Pour comprendre, plusieurs articles sur Paul Ricoeur : 
- Un article extrait du Point par Sophie-Jahn Arrien, de 2017, ici  : bonne présentation, accessible; on peut distinguer l'identité-idem (une chose identique à elle-même à travers le temps) et l'identité-ipse (un sujet confirme ce qu'il est par ses projets et ses promesses); mais chaque personne produit également des récits d'elle-même, dans lesquels elle lit et écrit, entrecroisés avec les récits littéraires qu'elle rencontre : c'est l'identité narrative; elle se fait ainsi personnage, toujours réélaboré par les récits renouvelés qu'elle produit sans cesse, et auteur d'une identité souple et dynamique.
- Un article un peu plus complet par Camille des Rochettes de décembre 2022 pour ceux qui veulent en savoir plus, ici. Quel est le rôle de la littérature? Si nous avons perdu la confiance dans le narrateur quelle conséquence quand nous nous racontons? Quelle différence entre journal intime et récit? Peut-on donner une cohérence à sa vie en se racontant?
- Un article réservé aux abonnés dans Philosophie Magazine du 30 novembre 2016 (mais vous le trouverez à la Médiathèque, numéro spécial "Suis-je l'auteur de ma vie?") : "comment se raconter sans se la raconter", début ici. 
- Pour ceux qui veulent vraiment de la précision allez voir ici et .

Une très belle série des Chemins de la Connaissance consacrée à "la pensée de Paul Ricoeur" de novembre 2013 (ici); les épisodes qui sont liés à notre sujet sont surtout 1/4 "soi-même comme les autres" et 4/4 "les pouvoirs de l'imagination"

« En narrativisant la visée de la vraie vie, il lui donne les traits reconnaissables de personnages aimés ou respectés. L'identité narrative fait tenir ensemble les deux bouts de la chaîne : la permanence dans le temps du caractère et le maintien de soi ». (Soi-même comme un autre, Seuil, 1990.

 « Le récit construit l’identité du personnage, qu’on peut appeler son identité narrative, en construisant celle de l’histoire racontée. c’est l’identité de l’histoire qui fait l’identité du personnage » (p. 175). La mise en intrigue du personnage opère une médiation entre les deux pôles que sont la mêmeté, c’est-à-dire « les dispositions durables à quoi on reconnaît une personne » (Sa 146) et l’ipséité, c’est-à-dire « la fidélité à soi dans la parole donnée » (Sa 143)
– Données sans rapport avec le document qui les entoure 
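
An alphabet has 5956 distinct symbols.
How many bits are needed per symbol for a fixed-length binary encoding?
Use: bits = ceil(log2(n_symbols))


log2(5956) = 12.5401
Bracket: 2^12 = 4096 < 5956 <= 2^13 = 8192
So ceil(log2(5956)) = 13

bits = ceil(log2(5956)) = ceil(12.5401) = 13 bits


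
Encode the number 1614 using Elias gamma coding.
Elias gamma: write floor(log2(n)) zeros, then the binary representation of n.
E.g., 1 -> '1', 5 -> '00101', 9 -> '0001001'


num_bits = floor(log2(1614)) + 1 = 11
leading_zeros = num_bits - 1 = 10
binary(1614) = 11001001110

Elias gamma(1614) = '0000000000' + '11001001110' = 000000000011001001110 (21 bits)


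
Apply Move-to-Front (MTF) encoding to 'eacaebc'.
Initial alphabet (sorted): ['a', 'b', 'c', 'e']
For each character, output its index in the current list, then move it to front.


MTF encoding:
'e': index 3 in ['a', 'b', 'c', 'e'] -> ['e', 'a', 'b', 'c']
'a': index 1 in ['e', 'a', 'b', 'c'] -> ['a', 'e', 'b', 'c']
'c': index 3 in ['a', 'e', 'b', 'c'] -> ['c', 'a', 'e', 'b']
'a': index 1 in ['c', 'a', 'e', 'b'] -> ['a', 'c', 'e', 'b']
'e': index 2 in ['a', 'c', 'e', 'b'] -> ['e', 'a', 'c', 'b']
'b': index 3 in ['e', 'a', 'c', 'b'] -> ['b', 'e', 'a', 'c']
'c': index 3 in ['b', 'e', 'a', 'c'] -> ['c', 'b', 'e', 'a']


Output: [3, 1, 3, 1, 2, 3, 3]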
Le lecteur voit s'ouvrir devant lui un champ de possibles grâce à la fiction qui rend le monde lisible et permet de se mettre face à lui en position critique. La lecture n'est pas pure contemplation, elle rend le lecteur libre et augmente ainsi sa capacité d'agir;

Tout histoire est fictionalisée, c'est-à-dire mise en intrigue, et pas seulement collecte de données. Réciproquement, toute fiction est historicisée, rapportée à un temps passé relaté par la voix narrative à laquelle le lecteur accorde sa confiance.



Pour une perspective plus large, on peut écouter l'émission sur le site de France Culture "Avec philosophie" : "le récit de soi est-il toujours fictionnel?" septembre 2022 ici. Les intervenants discutent du contexte politique de naissance du roman et de l'autobiographie (la démocratie), de la possible naïveté des auteurs qui prétendent être sincères ainsi que de la visée singulière ou universelle (Rousseau et Annie Ernaux), du lien entre la forme romanesque et la prise de conscience que le moi s'éparpille dans le temps.